Published in The Lancet by Professor Peter Gibson and colleagues from the Hunter Medical Research Institute in Newcastle, NSW, the AMAZES study involved 420 people with uncontrolled asthma who were randomised to oral azithromycin 500mg three times a week (n=213) or placebo (n=207).
At 48 week follow up patients who took azithromycin had fewer asthma exacerbations compared with placebo (1.07 vs 1.86 per year).
They also had fewer severe exacerbations requiring corticosteroids or hospitalisation (0.61 vs 1.07 per year), improved asthma control and asthma related quality of life.
The antibiotic macrolide was also associated with fewer respiratory tract infections, but rates of diarrhoea were higher with azithromycin compared to placebo (34% vs 19%).
“Using azithromycin in addition to inhaled corticosteroids and long-acting bronchodilators could substantially improve the health of people with uncontrolled persistent asthma,” the study authors concluded.
However, they noted that while azithromycin was a “valuable addition to existing regimens for treating asthma”, the potential impact of antimicrobial resistance was an “important barrier to the long-term use of macrolides for airway diseases”.
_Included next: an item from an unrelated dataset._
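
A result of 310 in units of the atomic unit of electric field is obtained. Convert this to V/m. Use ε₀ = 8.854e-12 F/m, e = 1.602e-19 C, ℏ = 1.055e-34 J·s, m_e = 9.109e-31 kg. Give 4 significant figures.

1.591e14 V/m

One atomic unit of electric field: E_au = E_h/(e a₀) = m_e²e⁵/((4πε₀)³ℏ⁴) = 5.131e11 V/m.
310 × 5.131e11 V/m = 1.591e14 V/m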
In an accompanying editorial Professor Guy Bruselle from Ghent University Hospital in Belgium and Professor Ian Pavord from Nuffield Department of Medicine in Oxford, UK, advised that to minimise microbial resistance add-on therapy with azithromycin should be restricted to patients with frequent exacerbations at time periods with the greatest risk of exacerbations, such as winter.
“Future studies with potentially safer non-antibiotic macrolides in uncontrolled severe asthma are warranted,” they added.